Así llegué a Zenón, el de Opus Nigrum, un hombre del siglo XVI concebido por la Yourcenar, una especie de testigo que podría recorrer todos los siglos, pues es el resultado de una doliente humanidad; un hombre que tuvo que adoptar muchos nombres y recorrer muchas leguas, siempre escapando, en su caso, del Santo Oficio. Siento una admiración y una ternura difícil de explicar por Zenón, médico, alquimista, filósofo, astrólogo, físico, lector de almas, traductor de enigmas anatómicos, lector de las estrellas, consolador de sufrientes humanos y aun animales. Un hombre que se desplaza por un siglo que navega sobre una correntada que a veces se despeña en el Medioevo y otras salta hacia el Renacimiento.

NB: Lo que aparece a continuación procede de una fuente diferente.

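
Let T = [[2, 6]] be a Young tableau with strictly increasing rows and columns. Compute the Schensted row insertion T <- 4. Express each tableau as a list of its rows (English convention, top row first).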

Lo seguimos desde que es concebido sin que su madre lo desee –por un acto de seducción– hasta su fin, en que arrebata a los que lo han encarcelado el poder de decidir qué hacen con él. Me identifiqué con Zenón cuando hace el recuento del trayecto –geográfico y emocional– que ha recorrido desde que tiene uso de razón: “Rigurosamente, casi de mala gana, aquel viajero, tras una etapa de más de cincuenta años, se esforzaba por primera vez en recorrer con la mente los caminos andados, distinguiendo lo fortuito de lo deliberado, esforzándose por elegir entre lo poco que parecía venir de él y lo perteneciente a lo indivisible de su condición de hombre”.
Y mientras espera, al borde del agua, el barco que lo pondrá a salvo –ya sabe que ha sido entregado por aquellos a quienes ayudó–, compra unos conejos para quitarse el hambre. El destino de los animalitos dispara algún cerrojo de su mente, porque los libera y regresa a su casa, donde será aprendido. Encerrado en una celda, Zenón dice al religioso que quiere salvarlo –llevado quizá por la fascinación que siente ante el prisionero que reconoce no creer en Dios, pero llevar a Dios dentro suyo–: “En ocasiones he mentido para vivir, pero empiezo a perder mi aptitud para la mentira”. Y más adelante, cuando el otro le menta la muerte en la hoguera, contesta: “Os confieso que llegados a un cierto grado de locura, o de sabiduría, parece poco importante que sea a mí a quien quemen, o a cualquier otro. Tal vez demos un valor desmedido al grado de firmeza del que da pruebas un hombre que muere”.
Zenón no me defrauda, porque se guarda para sí el último, sigiloso, e inevitable escape: el de la muerte autoinfligida, pensada como fisiólogo, médico, filósofo y hombre que no puede dejar de sentir temor, y, para los que leemos novelas de suspenso, ejecutada como un maestro de la estrategia, pues el autor del crimen tiene que retrasar el descubrimiento del cuerpo para mejor burlar a la Justicia. Y mientras agoniza, siento que toda angustia ha concluido para él, que finalmente es libre, y que aquel hombre que oye avanzar por el pasillo no puede ser más que un amigo que viene a recoger los restos de su indivisible humanidad.